Spécialement intéressé, au seul point de vue dialectal, par une tribu nègre de l'Ouest-Africain, l'explorateur Lethias, ami de l'alchimiste, en avait ramené, sous le nom de Milnéo, le plus intelligent sujet, qui, apte à lui permettre de continuer à domicile des études idiomatiques entamées sur place, ne s'était résigné à le suivre que sous condition de s'adjoindre sa compagne noire Docenn.
Depuis longtemps, Milnéo souffrait de certaine dermatose endémique dans sa contrée natale. Revenu en Europe, Lethias, en vue d'un traitement, conduisit son protégé à Paracelse, qui, strictement esclave de sa doctrine, estima qu'une peau nègre ne pouvait guérir que sous l'action d'un remède livré par une de ses pareilles.
Il appliqua sur le bras de Docenn, toute désignée pour l'expérience en tant qu'issue de la même tribu que Milnéo, une dose du placet ad hoc.
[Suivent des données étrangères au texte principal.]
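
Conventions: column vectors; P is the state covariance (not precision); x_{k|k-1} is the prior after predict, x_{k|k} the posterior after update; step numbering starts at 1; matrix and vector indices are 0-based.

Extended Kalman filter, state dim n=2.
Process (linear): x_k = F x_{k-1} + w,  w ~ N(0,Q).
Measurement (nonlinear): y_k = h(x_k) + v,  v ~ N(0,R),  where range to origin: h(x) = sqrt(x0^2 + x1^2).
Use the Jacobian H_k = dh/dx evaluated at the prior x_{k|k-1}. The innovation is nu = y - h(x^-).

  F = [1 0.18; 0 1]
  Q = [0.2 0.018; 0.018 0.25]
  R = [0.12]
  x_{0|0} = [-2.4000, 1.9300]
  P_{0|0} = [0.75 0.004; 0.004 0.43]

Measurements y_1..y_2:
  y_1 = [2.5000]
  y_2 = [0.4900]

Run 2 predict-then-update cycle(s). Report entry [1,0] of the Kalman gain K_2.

step 1: x^-=[-2.0526, 1.9300]  P^-=[0.9654 0.0994; 0.0994 0.6800]  H_jac=[-0.7285 0.6850]  S=[0.8523]  K=[-0.7453; 0.4616]  nu=[-0.3175]  x^+=[-1.8160, 1.7835]  P^+=[0.4919 0.3926; 0.3926 0.4984]
step 2: x^-=[-1.4950, 1.7835]  P^-=[0.8494 0.5003; 0.5003 0.7484]  H_jac=[-0.6424 0.7664]  S=[0.4175]  K=[-0.3886; 0.6040]  nu=[-1.8372]  x^+=[-0.7810, 0.6738]  P^+=[0.7864 0.5983; 0.5983 0.5961]

K[1,0] = 0.6040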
Bientôt commença une suppuration dont le coloris inusité justifia le choix d'un sujet de race noire en dénotant une réaction autre que celle des peaux européennes. Dans l'humeur, Paracelse remarqua pour la première fois des globules rouges qui, soumis à l'analyse, lui donnèrent principalement, à sa grande surprise, «charbon, soufre et salpêtre», éléments de la poudre à canon, telle que Roger Bacon l'avait inventée trois siècles avant. Mais, détrempés par la sécrétion qui les avait amenés, les minuscules grains restèrent privés de tout pouvoir détonant, même après diverses tentatives de dessiccation.
Estimant que l'obtention d'une retentissante explosion donnerait un vif relief à sa découverte, dont l'imprévu l'enorgueillissait, l'alchimiste voulut savoir si la formation du pulvérin précédait la venue du suintement humidifiant. Une conclusion affirmative s'imposa quand, au cours d'une nouvelle expérience, il recueillit plusieurs globules vierges de toute humeur, en fouillant avec de délicats instruments d'acier, peu après la pose du placet, la peau de Docenn, qui, dure au mal, se laissa faire sans plaintes. Mais ce mode d'extirpation entraînait une effusion de sang dont Paracelse, malgré d'infinies précautions, ne put jamais garantir les globules, dès lors inondés et perdus.
Entre temps, l'alchimiste, employant l'humeur comme calmant telle que la fournissait la peau sollicitée, avait guéri Milnéo,—dont le mal évidemment s'était apaisé de lui-même.
Méditant l'anecdote, Canterel avait composé le placet en cause, dont la formule, prise dans la monographie, indiquait à doses précises, comme substances fondamentales: hydrate de sodium, anhydride arsénieux, chlorure d'ammonium, silicate de calcium et nitrate de potassium.
Par curiosité il l'étendit sur la peau d'un noir—et trouva, dans la suppuration prévue, maints globules donnant essentiellement, à l'analyse, les trois substances nommées par l'alchimiste.